Wir saßen im Freundeskreis gemütlich beisammen, nur noch eine wehmütige Erinnerung, als wir uns plötzlich über den Unterschied der Begriffe bösartig und boshaft stritten. Da ging es hoch her. Doch als wir uns schließlich darauf geeinigt hatten, dass als bösartig nur ein Mensch oder Tier bezeichnet wird, während man als boshaft eine menschliche Äußerung bezeichnet, kam einer auf die Idee, diese spitzfindige Unterscheidung eine Geisteskrankheit zu nennen, die nicht einmal heilbar ist, weil bösartig. Das fanden wir alle übertrieben boshaft, womit wir endlich wieder einig waren.

 

Neurologen, Psychologen und Allerleilogen können hieb- und stichfest belegen, dass es nicht nur angenehm ist, wenn man liebevoll berührt wird, sondern auch noch gesund. Denn mit so einer Berührung wird in unserem Organismus diese oder jene kleine Explosion ausgelöst, die prompt ans Gehirn weitergegeben wird und dort irgendwas Gesundes bewirkt. Habe ich alles verstanden, mit meinem Glas Rotwein in der Hand, als die im Fernsehen mir das ausführlich und mit vielen Fachbegriffen erklärt haben. Fernsehen bildet ja.
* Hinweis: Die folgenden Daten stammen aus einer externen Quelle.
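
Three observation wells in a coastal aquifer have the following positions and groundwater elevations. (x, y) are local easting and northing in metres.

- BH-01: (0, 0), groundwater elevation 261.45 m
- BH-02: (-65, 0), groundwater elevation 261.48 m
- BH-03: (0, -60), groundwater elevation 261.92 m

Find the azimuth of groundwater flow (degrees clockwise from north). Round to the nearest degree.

∂h/∂x = (261.48 − 261.45) / (-65 − 0) = -0.0004615
∂h/∂y = (261.92 − 261.45) / (-60 − 0) = -0.007833
Flow direction (−∇h) has components (+0.0004615 E, +0.007833 N).
Azimuth = atan2(E, N) = atan2(+0.0004615, +0.007833) = 3.4° ≈ 003°.

003°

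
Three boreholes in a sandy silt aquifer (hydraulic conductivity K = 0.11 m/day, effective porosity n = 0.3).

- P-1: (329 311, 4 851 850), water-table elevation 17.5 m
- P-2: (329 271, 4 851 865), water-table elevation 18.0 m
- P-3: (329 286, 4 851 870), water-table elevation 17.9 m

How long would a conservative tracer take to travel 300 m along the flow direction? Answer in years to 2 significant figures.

180 years

Differences from P-1: to P-2 (Δx, Δy, Δh) = (-40, 15, +0.5); to P-3 = (-25, 20, +0.4).
Solve a·Δx + b·Δy = Δh: det = (-40)·20 − (-25)·15 = -425.
∂h/∂x = [(+0.5)·20 − (+0.4)·15] / -425 = -0.009412
∂h/∂y = [(-40)·(+0.4) − (-25)·(+0.5)] / -425 = +0.008235
|∇h| = √(-0.009412² + 0.008235²) = 0.01251
Seepage velocity v = K·i/n = 0.11 × 0.01251 / 0.3 = 0.004587 m/day.
t = 300 / 0.004587 = 6.54e+04 days = 179 years.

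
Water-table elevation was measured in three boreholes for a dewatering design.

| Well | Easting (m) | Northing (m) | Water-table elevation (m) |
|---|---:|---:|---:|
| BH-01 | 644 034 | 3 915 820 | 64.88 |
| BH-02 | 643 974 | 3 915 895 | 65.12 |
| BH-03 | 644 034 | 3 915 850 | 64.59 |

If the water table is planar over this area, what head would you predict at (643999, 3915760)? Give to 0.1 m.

With h = a·x + b·y + c and BH-01 as origin, the differences give:
  (-60)·a + 75·b = +0.24
  0·a + 30·b = -0.29
Eliminate b (×30 and ×75, subtract): -1800·a = 28.950 → a = ∂h/∂x = -0.01608
Back-substitute: b = ∂h/∂y = -0.009667.
h(643999, 3915760) = 64.88 + (-0.01608)·(-35) + (-0.009667)·(-60) = 64.88 +0.563 +0.580 = 66.023 m.

66.0 m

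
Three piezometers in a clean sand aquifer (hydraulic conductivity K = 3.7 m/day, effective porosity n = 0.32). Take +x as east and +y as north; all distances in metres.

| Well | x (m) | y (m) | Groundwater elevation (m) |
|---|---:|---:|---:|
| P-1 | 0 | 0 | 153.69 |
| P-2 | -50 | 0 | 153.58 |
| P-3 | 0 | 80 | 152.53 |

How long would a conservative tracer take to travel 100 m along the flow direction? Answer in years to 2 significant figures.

1.6 years

∂h/∂x = (153.58 − 153.69) / (-50 − 0) = +0.002200
∂h/∂y = (152.53 − 153.69) / (80 − 0) = -0.01450
|∇h| = √(0.002200² + -0.01450²) = 0.01467
Seepage velocity v = K·i/n = 3.7 × 0.01467 / 0.32 = 0.1696 m/day.
t = 100 / 0.1696 = 589.6 days = 1.61 years.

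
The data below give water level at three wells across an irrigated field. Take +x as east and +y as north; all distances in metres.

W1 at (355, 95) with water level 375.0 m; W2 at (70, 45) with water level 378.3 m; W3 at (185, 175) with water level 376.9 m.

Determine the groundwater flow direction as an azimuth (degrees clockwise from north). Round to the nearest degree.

087°

Taking W1 as reference: W2−W1 = (-285, -50, +3.3); W3−W1 = (-170, 80, +1.9).
Solve a·Δx + b·Δy = Δh: det = (-285)·80 − (-170)·(-50) = -31300.
∂h/∂x = [(+3.3)·80 − (+1.9)·(-50)] / -31300 = -0.01147
∂h/∂y = [(-285)·(+1.9) − (-170)·(+3.3)] / -31300 = -0.0006230
Flow direction (−∇h) has components (+0.01147 E, +0.0006230 N).
Azimuth = atan2(E, N) = atan2(+0.01147, +0.0006230) = 86.9° ≈ 087°.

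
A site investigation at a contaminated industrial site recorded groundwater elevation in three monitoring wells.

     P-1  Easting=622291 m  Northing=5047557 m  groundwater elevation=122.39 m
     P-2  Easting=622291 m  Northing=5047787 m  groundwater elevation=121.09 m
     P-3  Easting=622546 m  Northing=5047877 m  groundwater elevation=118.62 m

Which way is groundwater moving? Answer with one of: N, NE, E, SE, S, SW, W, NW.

Three-point gradient (reference P-1): Δ to P-2 = (0, 230, -1.30), Δ to P-3 = (255, 320, -3.77).
∂h/∂x = -0.007691, ∂h/∂y = -0.005652 (det = -58650).
Flow = −∇h = (+0.007691 east, +0.005652 north), which points northeast.

NE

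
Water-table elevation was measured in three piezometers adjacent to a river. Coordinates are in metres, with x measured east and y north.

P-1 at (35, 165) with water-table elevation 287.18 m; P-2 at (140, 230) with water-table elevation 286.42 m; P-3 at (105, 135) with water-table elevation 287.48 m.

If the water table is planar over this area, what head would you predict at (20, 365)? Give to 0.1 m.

Differences from P-1: to P-2 (Δx, Δy, Δh) = (105, 65, -0.76); to P-3 = (70, -30, +0.30).
Determinant of the coordinate differences = 105·(-30) − 70·65 = -7700.
∂h/∂x = [(-0.76)·(-30) − (+0.30)·65] / -7700 = -0.0004286
∂h/∂y = [105·(+0.30) − 70·(-0.76)] / -7700 = -0.01100
h(20, 365) = 287.18 + (-0.0004286)·(-15) + (-0.01100)·(200) = 287.18 +0.006 -2.200 = 284.986 m.

285.0 m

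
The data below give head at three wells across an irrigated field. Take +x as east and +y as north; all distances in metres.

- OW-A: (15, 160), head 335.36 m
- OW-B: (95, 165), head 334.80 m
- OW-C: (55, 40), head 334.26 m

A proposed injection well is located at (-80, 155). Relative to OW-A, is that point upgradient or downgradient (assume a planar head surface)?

upgradient

Taking OW-A as reference: OW-B−OW-A = (80, 5, -0.56); OW-C−OW-A = (40, -120, -1.10).
Solve a·Δx + b·Δy = Δh: det = 80·(-120) − 40·5 = -9800.
∂h/∂x = [(-0.56)·(-120) − (-1.10)·5] / -9800 = -0.007418
∂h/∂y = [80·(-1.10) − 40·(-0.56)] / -9800 = +0.006694
Head at (-80, 155) = 335.36 + (-0.007418)·(-95) + (+0.006694)·(-5) = 336.03 m.
That is higher than the 335.36 m at OW-A, so the point is upgradient.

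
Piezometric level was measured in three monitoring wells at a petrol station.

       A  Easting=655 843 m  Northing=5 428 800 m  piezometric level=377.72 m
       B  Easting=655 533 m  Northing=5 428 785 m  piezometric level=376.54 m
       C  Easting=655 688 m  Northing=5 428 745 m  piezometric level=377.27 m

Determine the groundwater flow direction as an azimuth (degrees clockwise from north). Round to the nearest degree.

307°

Differences from A: to B (Δx, Δy, Δh) = (-310, -15, -1.18); to C = (-155, -55, -0.45).
Solve a·Δx + b·Δy = Δh: det = (-310)·(-55) − (-155)·(-15) = 14725.
∂h/∂x = [(-1.18)·(-55) − (-0.45)·(-15)] / 14725 = +0.003949
∂h/∂y = [(-310)·(-0.45) − (-155)·(-1.18)] / 14725 = -0.002947
Flow direction (−∇h) has components (-0.003949 E, +0.002947 N).
Azimuth = atan2(E, N) = atan2(-0.003949, +0.002947) = 306.7° ≈ 307°.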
Hinterher kam dann wieder die Aufforderung, wegen Corona auf Körperkontakte zu verzichten, damit wir gesund bleiben.

 

Die Forschung überrascht uns mit der Feststellung, dass es dem gemeinsamen Vorfahren von Mensch und Menschenaffe nicht erst seit 5 Millionen Jahren, sondern schon vor 20 Millionen Jahren möglich gewesen sein muss, Sprache zu entwickeln. Gleichzeitig erleben wir heute den dramatischen Verfall aller Muttersprachen durch die weltweit zunehmende Verwendung einer Primitivsprache, für die es jetzt schon einen Namen gibt: Globalesisch. Eine nur noch wenig von Land zu Land variierende Rudimentärform des Englischen, das zur Verwandlung in ein primitives Verständigungsmittel besonders geeignet erschien, weil Englisch vorher schon stark abgeschliffen und vereinfacht war.

 

Ich lese in der Anglerzeitschrift „Blinker“, dass der Begriff Anglistik eine völlig neue Bedeutung bekommt. Jetzt steht Anglistik schon für das gesamte Zubehör des Angelns, weil inzwischen alle Begriffe, die mit dem Angeln zusammenhängen, also ganze Kataloge voll, nur noch in Englisch gebracht werden. Der Köder heißt Bait, ein Haken ist ein Jig, und das Absenkblei nennt man Backlead, um nur drei von weit über hundert dieser verrückten Begriffe zu nennen. Die Angelei wird immer anspruchsvoller, und die Fische können sich nicht dagegen wehren.

 

Vor 160 Jahren wurde der russische Dichter Anton Tschechow geboren. Dass seine großen Dramen mit den so wenig sensationell klingenden Titeln „Die drei Schwestern“ und „Der Kirschgarten“ oder „Onkel Wanja“ heute noch an den Theatern der Welt aufgeführt werden, macht den Mann zu einem von uns. Dabei ist er schon mit 44 Jahren gestorben. Aber vorher hat er, schon an Tuberkulose erkrankt, neben dem Schreiben noch viel Kopfschütteln ausgelöst. Weil er unter großen Strapazen zu den auf die Sträflingsinsel Sachalin am äußersten östlichen Ende von Sibirien Verbannten gereist ist und drei Monate lang mit ihnen gelebt und gesprochen hat. – Warum ich das hier erwähne? Weil ich immer wieder gefragt werde, woran ich gerade schreibe. Antwort: Daran.

 

Am 8. Mai ist es 75 Jahre her, dass der Zweite Weltkrieg endete. Wie und mit welchem Ergebnis, dazu gibt es, wie bei allen Großereignissen, eine offizielle Version, aber auch konträre Vorstellungen. In meiner neuesten Buchveröffentlichung „Zwei vor Zwölf“, die auf umfangreichen Recherchen fußt, schildere ich die verrückt aussehenden Versuche der beiden mächtigsten Männer des Dritten Reichs, ihre Haut zu retten. Der fanatische Judenhasser Himmler sieht sein Heil in einer großen Judenbefreiungsaktion, der Alleskönner Hitler versteckt sich hinter einem Double. Die eine Story ist belegt, die andere sehr wahrscheinlich, aber auf ewig unbelegbar – allerdings auch nicht widerlegbar. Das Buch gibt es in jeder Buchhandlung oder direkt beim Verlag (salonline@salonline.de).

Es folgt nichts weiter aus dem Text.